I've got 185,000 dirhams to play with for rent. Looking for a family villa or townhouse. 3-4 bed. 

I like the look of Dubailand, Mudon, Arabian Ranches.....all the developments/communities along that strip to be honest. I've researched them well and visited a few of them. 

My question is, how much do I negotiate the on market price? Totally appreciate its all about demand and supply, but if demand is high, am I looking to knock just 5% of asking price or more? It's the same with properties that in areas that new or developing....how much more should I be looking to get off the price? 

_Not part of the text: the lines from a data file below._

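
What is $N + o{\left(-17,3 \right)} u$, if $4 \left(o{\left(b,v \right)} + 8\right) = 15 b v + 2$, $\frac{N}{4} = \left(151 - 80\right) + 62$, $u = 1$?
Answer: $\frac{1333}{4} \approx 333.25$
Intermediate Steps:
$N = 532$ ($N = 4 \left(\left(151 - 80\right) + 62\right) = 4 \left(71 + 62\right) = 4 \cdot 133 = 532$)
$o{\left(b,v \right)} = - \frac{15}{2} + \frac{15 b v}{4}$ ($o{\left(b,v \right)} = -8 + \frac{15 b v + 2}{4} = -8 + \frac{2 + 15 b v}{4} = -8 + \left(\frac{1}{2} + \frac{15 b v}{4}\right) = - \frac{15}{2} + \frac{15 b v}{4}$)
$N + o{\left(-17,3 \right)} u = 532 + \left(- \frac{15}{2} + \frac{15}{4} \left(-17\right) 3\right) 1 = 532 + \left(- \frac{15}{2} - \frac{765}{4}\right) 1 = 532 - \frac{795}{4} = \frac{1333}{4}$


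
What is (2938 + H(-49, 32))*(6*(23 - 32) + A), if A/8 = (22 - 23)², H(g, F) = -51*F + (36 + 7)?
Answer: -62054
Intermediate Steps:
H(g, F) = 43 - 51*F (H(g, F) = -51*F + 43 = 43 - 51*F)
A = 8 (A = 8*(22 - 23)² = 8*(-1)² = 8*1 = 8)
(2938 + H(-49, 32))*(6*(23 - 32) + A) = (2938 + (43 - 51*32))*(6*(23 - 32) + 8) = (2938 + (43 - 1632))*(6*(-9) + 8) = (2938 - 1589)*(-54 + 8) = 1349*(-46) = -62054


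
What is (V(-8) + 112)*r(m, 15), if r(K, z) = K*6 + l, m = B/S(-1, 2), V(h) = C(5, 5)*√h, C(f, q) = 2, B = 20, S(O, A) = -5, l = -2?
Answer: -2912 - 104*I*√2 ≈ -2912.0 - 147.08*I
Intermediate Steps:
V(h) = 2*√h
m = -4 (m = 20/(-5) = 20*(-⅕) = -4)
r(K, z) = -2 + 6*K (r(K, z) = K*6 - 2 = 6*K - 2 = -2 + 6*K)
(V(-8) + 112)*r(m, 15) = (2*√(-8) + 112)*(-2 + 6*(-4)) = (2*(2*I*√2) + 112)*(-2 - 24) = (4*I*√2 + 112)*(-26) = (112 + 4*I*√2)*(-26) = -2912 - 104*I*√2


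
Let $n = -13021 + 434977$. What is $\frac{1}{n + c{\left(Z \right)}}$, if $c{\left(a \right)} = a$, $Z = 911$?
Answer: $\frac{1}{422867} \approx 2.3648 \cdot 10^{-6}$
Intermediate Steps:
$n = 421956$
$\frac{1}{n + c{\left(Z \right)}} = \frac{1}{421956 + 911} = \frac{1}{422867}$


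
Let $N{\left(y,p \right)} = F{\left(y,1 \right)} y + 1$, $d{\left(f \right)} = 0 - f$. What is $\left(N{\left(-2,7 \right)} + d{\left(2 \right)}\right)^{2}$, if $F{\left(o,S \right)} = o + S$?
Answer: $1$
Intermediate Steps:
$F{\left(o,S \right)} = S + o$
$d{\left(f \right)} = - f$
$N{\left(y,p \right)} = 1 + y \left(1 + y\right)$ ($N{\left(y,p \right)} = \left(1 + y\right) y + 1 = y \left(1 + y\right) + 1 = 1 + y \left(1 + y\right)$)
$\left(N{\left(-2,7 \right)} + d{\left(2 \right)}\right)^{2} = \left(\left(1 - 2 \left(1 - 2\right)\right) - 2\right)^{2} = \left(\left(1 - -2\right) - 2\right)^{2} = \left(\left(1 + 2\right) - 2\right)^{2} = \left(3 - 2\right)^{2} = 1^{2} = 1$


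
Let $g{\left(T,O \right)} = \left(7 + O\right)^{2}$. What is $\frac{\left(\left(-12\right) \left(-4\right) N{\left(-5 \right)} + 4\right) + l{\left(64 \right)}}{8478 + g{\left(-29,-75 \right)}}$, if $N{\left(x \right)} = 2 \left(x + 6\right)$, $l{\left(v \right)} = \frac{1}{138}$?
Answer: $\frac{13801}{1808076} \approx 0.007633$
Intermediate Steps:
$l{\left(v \right)} = \frac{1}{138}$
$N{\left(x \right)} = 12 + 2 x$ ($N{\left(x \right)} = 2 \left(6 + x\right) = 12 + 2 x$)
$\frac{\left(\left(-12\right) \left(-4\right) N{\left(-5 \right)} + 4\right) + l{\left(64 \right)}}{8478 + g{\left(-29,-75 \right)}} = \frac{\left(\left(-12\right) \left(-4\right) \left(12 + 2 \left(-5\right)\right) + 4\right) + \frac{1}{138}}{8478 + \left(7 - 75\right)^{2}} = \frac{\left(48 \left(12 - 10\right) + 4\right) + \frac{1}{138}}{8478 + \left(-68\right)^{2}} = \frac{\left(48 \cdot 2 + 4\right) + \frac{1}{138}}{8478 + 4624} = \frac{\left(96 + 4\right) + \frac{1}{138}}{13102} = \left(100 + \frac{1}{138}\right) \frac{1}{13102} = \frac{13801}{138} \cdot \frac{1}{13102} = \frac{13801}{1808076}$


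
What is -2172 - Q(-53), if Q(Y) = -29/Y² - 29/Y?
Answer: -6102656/2809 ≈ -2172.5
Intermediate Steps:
Q(Y) = -29/Y - 29/Y² (Q(Y) = -29/Y² - 29/Y = -29/Y - 29/Y²)
-2172 - Q(-53) = -2172 - 29*(-1 - 1*(-53))/(-53)² = -2172 - 29*(-1 + 53)/2809 = -2172 - 29*52/2809 = -2172 - 1*1508/2809 = -2172 - 1508/2809 = -6102656/2809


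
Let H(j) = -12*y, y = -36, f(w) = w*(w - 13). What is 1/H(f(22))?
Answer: 1/432 ≈ 0.0023148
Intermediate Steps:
f(w) = w*(-13 + w)
H(j) = 432 (H(j) = -12*(-36) = 432)
1/H(f(22)) = 1/432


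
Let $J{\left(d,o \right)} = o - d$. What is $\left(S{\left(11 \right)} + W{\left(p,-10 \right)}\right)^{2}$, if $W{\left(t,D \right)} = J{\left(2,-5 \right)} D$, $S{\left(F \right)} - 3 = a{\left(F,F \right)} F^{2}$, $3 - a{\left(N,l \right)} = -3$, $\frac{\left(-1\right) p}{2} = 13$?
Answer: $638401$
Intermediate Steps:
$p = -26$ ($p = \left(-2\right) 13 = -26$)
$a{\left(N,l \right)} = 6$ ($a{\left(N,l \right)} = 3 - -3 = 3 + 3 = 6$)
$S{\left(F \right)} = 3 + 6 F^{2}$
$W{\left(t,D \right)} = - 7 D$ ($W{\left(t,D \right)} = \left(-5 - 2\right) D = - 7 D$)
$\left(S{\left(11 \right)} + W{\left(p,-10 \right)}\right)^{2} = \left(\left(3 + 6 \cdot 11^{2}\right) - -70\right)^{2} = \left(\left(3 + 6 \cdot 121\right) + 70\right)^{2} = \left(\left(3 + 726\right) + 70\right)^{2} = \left(729 + 70\right)^{2} = 799^{2} = 638401$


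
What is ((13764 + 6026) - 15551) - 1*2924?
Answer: 1315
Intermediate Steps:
((13764 + 6026) - 15551) - 1*2924 = (19790 - 15551) - 2924 = 4239 - 2924 = 1315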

Examples would be great? I.e 3 bed in Al Reem in Ranches marketed at 185k, aim to pay 165k or 4 bed new build in JVC inner circle at 195k, aim for 190k. I'd be super interested in talking to anyone in the new Mudon and Casa (ranches 2) areas. 

Appreciate prices vary dramatically within communities as well, but some sort of idea would be great before I start talking to agents. 

Thanks in advance and all opinions gratefully accepted.


----------



## Gillston (Apr 10, 2015)

Plenty reads, but no advice? No one want to share the kind of prices they pay? Don't have to use yourselves as examples.


----------



## TallyHo (Aug 21, 2011)

You can always try.

5% off in a softening market is reasonable. Start at 10% and see if you're lucky. But not much more than that. And be prepared for many landlords who'd rather let their property sit empty for another month than to accept a 5% rent reduction.


----------



## de Mexicaan (Apr 16, 2012)

It looks like rents are a bit negotiable again. Until early this year that was not the case. I am moving this summer and started to look around, and it seems feasible to haggle (but don't expect too much).


----------



## TT365 (Oct 14, 2014)

I live in Al Reem but I needed a villa with 4 rooms upstairs and there are only a few on the whole of Arabian Ranches and I paid 215k for one cheque (a single cheque is a good negotiating tactic). We know neighbours who have paid 165-185k and a couple of those got discounts (5 and 8%) but both were for 1 cheque and in one case they organised repainting themselves.

Mudon, Reem and Falcon City offer better value in my opinion.


----------



## GloballyRelaxed (Nov 5, 2014)

Agents are paid a percentage of the final agreed price of the rental so not in their interest to act on your behalf to get the price lower.

To get round this tell the agent you will pay their commission on the starting price regardless of the final, that will give you a shooting chance.


----------